Side Effects, Interaction and Time
Despite its great values, functional programming also has to deal with some limitations. It is not possible to create programs which would allow us to model state or time without using an imperative approach. Perhaps Functional Reactive Programming (a.k.a. Denotative, Continuous-Time Programming) or Category Theory have answers to the problems SICP authors were trying to solve with streams, but it is hard to tell whether or when those will find their way to mainstream programming as both are following rigorous mathematical formalisms of which software engineers are not the biggest fans. Another approach, which tries to avoid DCTP formalisms, at least to some extent, is to simply admit that side effects can’t be avoided, because the programs we write need to affect the surrounding world, interact with it, and that some parts of the functional program need to remain stateful. There are different flavors of this approach, but the most interesting seems to be Monadic IO, Actor model and the model proposed by Clojure. Monadic IO is usually used in purely functional languages like Haskell, where state is kept outside of the functional setting. The Actor model is probably the best choice in highly asynchronous, distributed and unreliable systems, but the messages it’s using for synchronization could be an overkill for simple data reads, or when used within the same process. Languages like Clojure, on the other hand, seem to take a more pragmatic approach by admitting that state is an essential part of the application, and they provide a very interesting time model, based on transactions like those in database systems, allowing to handle time and side effects with the care they deserve.
Summary
Functional programming is not only about programming without side effects and pure functions.

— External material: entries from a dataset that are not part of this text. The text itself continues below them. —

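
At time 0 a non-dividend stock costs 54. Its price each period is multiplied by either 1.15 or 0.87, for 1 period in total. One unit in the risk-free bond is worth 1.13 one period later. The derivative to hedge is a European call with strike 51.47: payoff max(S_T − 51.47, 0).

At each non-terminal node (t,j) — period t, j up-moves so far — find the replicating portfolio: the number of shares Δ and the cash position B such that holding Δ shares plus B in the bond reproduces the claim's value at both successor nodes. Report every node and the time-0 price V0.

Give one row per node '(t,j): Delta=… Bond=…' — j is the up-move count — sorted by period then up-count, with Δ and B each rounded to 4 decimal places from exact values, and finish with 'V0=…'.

(0,0): Delta=0.7030 Bond=-29.2291
V0=8.7351

No-arbitrage ⇒ martingale measure with p* = (R−d)/(u−d) = 0.9286.
At expiry t=1: V(1,0)=0.0000, V(1,1)=10.6300
Node (0,0) S=54.0000: V=(p*·10.6300+(1−p*)·0.0000)/1.13=8.7351; Δ=(10.6300−0.0000)/(62.1000−46.9800)=0.7030; B=V−Δ·S=-29.2291
The time-0 hedge costs 8.7351, which is the no-arbitrage price.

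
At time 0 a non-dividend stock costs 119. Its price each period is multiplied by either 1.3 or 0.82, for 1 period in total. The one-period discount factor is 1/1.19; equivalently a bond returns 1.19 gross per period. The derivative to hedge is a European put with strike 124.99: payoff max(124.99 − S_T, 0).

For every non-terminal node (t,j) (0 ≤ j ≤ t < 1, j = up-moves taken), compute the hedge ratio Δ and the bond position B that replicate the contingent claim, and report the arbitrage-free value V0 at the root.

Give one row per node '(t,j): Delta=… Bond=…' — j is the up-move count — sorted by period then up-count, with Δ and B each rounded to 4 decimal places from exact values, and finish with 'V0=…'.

(0,0): Delta=-0.4799 Bond=62.3827
V0=5.2785

Under the risk-neutral measure, an up-move has probability p* = (R−d)/(u−d) = 0.7708 and values discount at R = 1.19.
Terminal payoffs: V(1,0)=27.4100, V(1,1)=0.0000
(0,0): S=119.0000. Δ = (V_up−V_dn)/(S_up−S_dn) = (0.0000−27.4100)/(154.7000−97.5800) = -0.4799. V = [p*·0.0000 + (1−p*)·27.4100]/1.19 = 5.2785. B = V − Δ·S = 62.3827.
The time-0 hedge costs 5.2785, which is the no-arbitrage price.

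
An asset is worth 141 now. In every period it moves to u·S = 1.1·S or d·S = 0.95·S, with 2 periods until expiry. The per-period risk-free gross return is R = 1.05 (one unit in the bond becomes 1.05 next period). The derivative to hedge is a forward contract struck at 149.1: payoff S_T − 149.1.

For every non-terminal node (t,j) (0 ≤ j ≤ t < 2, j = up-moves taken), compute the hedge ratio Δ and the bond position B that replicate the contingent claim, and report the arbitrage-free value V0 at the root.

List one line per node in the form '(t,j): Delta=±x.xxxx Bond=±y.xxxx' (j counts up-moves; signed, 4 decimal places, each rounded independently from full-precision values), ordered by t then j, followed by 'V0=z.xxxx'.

(0,0): Delta=1.0000 Bond=-135.2381
(1,0): Delta=1.0000 Bond=-142.0000
(1,1): Delta=1.0000 Bond=-142.0000
V0=5.7619

Since d<R<u, set p* = (R−d)/(u−d) = 0.6667; price each node as the discounted p*-expectation of its children.
Terminal payoffs: V(2,0)=-21.8475, V(2,1)=-1.7550, V(2,2)=21.5100
Node (1,0) S=133.9500: V=(p*·-1.7550+(1−p*)·-21.8475)/1.05=-8.0500; Δ=(-1.7550−-21.8475)/(147.3450−127.2525)=1.0000; B=V−Δ·S=-142.0000
Node (1,1) S=155.1000: V=(p*·21.5100+(1−p*)·-1.7550)/1.05=13.1000; Δ=(21.5100−-1.7550)/(170.6100−147.3450)=1.0000; B=V−Δ·S=-142.0000
Node (0,0) S=141.0000: V=(p*·13.1000+(1−p*)·-8.0500)/1.05=5.7619; Δ=(13.1000−-8.0500)/(155.1000−133.9500)=1.0000; B=V−Δ·S=-135.2381
The time-0 hedge costs 5.7619, which is the no-arbitrage price.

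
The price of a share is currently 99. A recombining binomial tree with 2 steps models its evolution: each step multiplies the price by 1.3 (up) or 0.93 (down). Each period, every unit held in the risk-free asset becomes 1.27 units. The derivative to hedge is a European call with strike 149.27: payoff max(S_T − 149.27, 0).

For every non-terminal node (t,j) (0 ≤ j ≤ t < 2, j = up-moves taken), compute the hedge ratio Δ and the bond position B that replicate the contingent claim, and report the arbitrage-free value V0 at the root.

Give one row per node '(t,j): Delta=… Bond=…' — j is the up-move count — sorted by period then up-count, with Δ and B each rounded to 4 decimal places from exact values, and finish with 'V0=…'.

(0,0): Delta=0.3563 Bond=-25.8338
(1,0): Delta=0.0000 Bond=0.0000
(1,1): Delta=0.3788 Bond=-35.7038
V0=9.4446

Since d<R<u, set p* = (R−d)/(u−d) = 0.9189; price each node as the discounted p*-expectation of its children.
Payoff layer (t=2): V(2,0)=0.0000, V(2,1)=0.0000, V(2,2)=18.0400
Node (1,0) S=92.0700: V=(p*·0.0000+(1−p*)·0.0000)/1.27=0.0000; Δ=(0.0000−0.0000)/(119.6910−85.6251)=0.0000; B=V−Δ·S=0.0000
Node (1,1) S=128.7000: V=(p*·18.0400+(1−p*)·0.0000)/1.27=13.0530; Δ=(18.0400−0.0000)/(167.3100−119.6910)=0.3788; B=V−Δ·S=-35.7038
Node (0,0) S=99.0000: V=(p*·13.0530+(1−p*)·0.0000)/1.27=9.4446; Δ=(13.0530−0.0000)/(128.7000−92.0700)=0.3563; B=V−Δ·S=-25.8338
Check: Δ(0,0)·S0 + B(0,0) = 9.4446 = V0.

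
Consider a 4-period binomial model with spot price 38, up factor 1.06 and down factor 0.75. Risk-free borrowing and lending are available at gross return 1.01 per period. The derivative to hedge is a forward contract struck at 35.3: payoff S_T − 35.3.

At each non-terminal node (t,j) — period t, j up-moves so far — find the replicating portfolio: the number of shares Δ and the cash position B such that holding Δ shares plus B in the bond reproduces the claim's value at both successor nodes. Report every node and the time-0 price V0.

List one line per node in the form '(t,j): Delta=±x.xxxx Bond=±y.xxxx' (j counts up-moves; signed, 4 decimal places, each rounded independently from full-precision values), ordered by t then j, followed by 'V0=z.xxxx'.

(0,0): Delta=1.0000 Bond=-33.9226
(1,0): Delta=1.0000 Bond=-34.2618
(1,1): Delta=1.0000 Bond=-34.2618
(2,0): Delta=1.0000 Bond=-34.6045
(2,1): Delta=1.0000 Bond=-34.6045
(2,2): Delta=1.0000 Bond=-34.6045
(3,0): Delta=1.0000 Bond=-34.9505
(3,1): Delta=1.0000 Bond=-34.9505
(3,2): Delta=1.0000 Bond=-34.9505
(3,3): Delta=1.0000 Bond=-34.9505
V0=4.0774

No-arbitrage ⇒ martingale measure with p* = (R−d)/(u−d) = 0.8387.
Terminal values V(4,·): V(4,0)=-23.2766, V(4,1)=-18.3069, V(4,2)=-11.2830, V(4,3)=-1.3560, V(4,4)=12.6741
(3,0): S=16.0312. Δ = (V_up−V_dn)/(S_up−S_dn) = (-18.3069−-23.2766)/(16.9931−12.0234) = 1.0000. V = [p*·-18.3069 + (1−p*)·-23.2766]/1.01 = -18.9192. B = V − Δ·S = -34.9505.
(3,1): S=22.6575. Δ = (V_up−V_dn)/(S_up−S_dn) = (-11.2830−-18.3069)/(24.0170−16.9931) = 1.0000. V = [p*·-11.2830 + (1−p*)·-18.3069]/1.01 = -12.2930. B = V − Δ·S = -34.9505.
(3,2): S=32.0226. Δ = (V_up−V_dn)/(S_up−S_dn) = (-1.3560−-11.2830)/(33.9440−24.0170) = 1.0000. V = [p*·-1.3560 + (1−p*)·-11.2830]/1.01 = -2.9279. B = V − Δ·S = -34.9505.
(3,3): S=45.2586. Δ = (V_up−V_dn)/(S_up−S_dn) = (12.6741−-1.3560)/(47.9741−33.9440) = 1.0000. V = [p*·12.6741 + (1−p*)·-1.3560]/1.01 = 10.3081. B = V − Δ·S = -34.9505.
(2,0): S=21.3750. Δ = (V_up−V_dn)/(S_up−S_dn) = (-12.2930−-18.9192)/(22.6575−16.0312) = 1.0000. V = [p*·-12.2930 + (1−p*)·-18.9192]/1.01 = -13.2295. B = V − Δ·S = -34.6045.
(2,1): S=30.2100. Δ = (V_up−V_dn)/(S_up−S_dn) = (-2.9279−-12.2930)/(32.0226−22.6575) = 1.0000. V = [p*·-2.9279 + (1−p*)·-12.2930]/1.01 = -4.3945. B = V − Δ·S = -34.6045.
(2,2): S=42.6968. Δ = (V_up−V_dn)/(S_up−S_dn) = (10.3081−-2.9279)/(45.2586−32.0226) = 1.0000. V = [p*·10.3081 + (1−p*)·-2.9279]/1.01 = 8.0923. B = V − Δ·S = -34.6045.
(1,0): S=28.5000. Δ = (V_up−V_dn)/(S_up−S_dn) = (-4.3945−-13.2295)/(30.2100−21.3750) = 1.0000. V = [p*·-4.3945 + (1−p*)·-13.2295]/1.01 = -5.7618. B = V − Δ·S = -34.2618.
(1,1): S=40.2800. Δ = (V_up−V_dn)/(S_up−S_dn) = (8.0923−-4.3945)/(42.6968−30.2100) = 1.0000. V = [p*·8.0923 + (1−p*)·-4.3945]/1.01 = 6.0182. B = V − Δ·S = -34.2618.
(0,0): S=38.0000. Δ = (V_up−V_dn)/(S_up−S_dn) = (6.0182−-5.7618)/(40.2800−28.5000) = 1.0000. V = [p*·6.0182 + (1−p*)·-5.7618]/1.01 = 4.0774. B = V − Δ·S = -33.9226.
Each (Δ,B) replicates both successor values, so the strategy is self-financing and V0 is arbitrage-free.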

It is also about managing complexity, building powerful abstractions and compositions, leading to modular and maintainable programs. Those aspects are not the only reason functional programming should be considered a choice in modern systems. The software model inherited from the 1970s in which a programmer sits at a computer he or she has total control of, a computer with one single-threaded processor and one memory (with no notion of memory hierarchy), is no longer valid as the actual hardware model has diverged from this model many years ago. Today we have systems with multiple processors, we work with multiple threads, we don’t have total control of systems we work with, we’re doing multitasking, or competing with other processes for resources, yet the way of modeling such systems at the core arguably haven’t changed. Functional programming may be helpful in building new, better hardware-suited software models like the one proposed by Clojure. It is getting its momentum and often times it is not only a choice for academic use. It comes with an entry fee as the learning curve may be very steep at the beginning, especially for those who have been working in a different paradigm for a while, but in the end it can make us become better developers, even if we decide to remain in the imperative world. I’m not saying functional programming is a silver bullet, but it might be something that can lead us closer to one.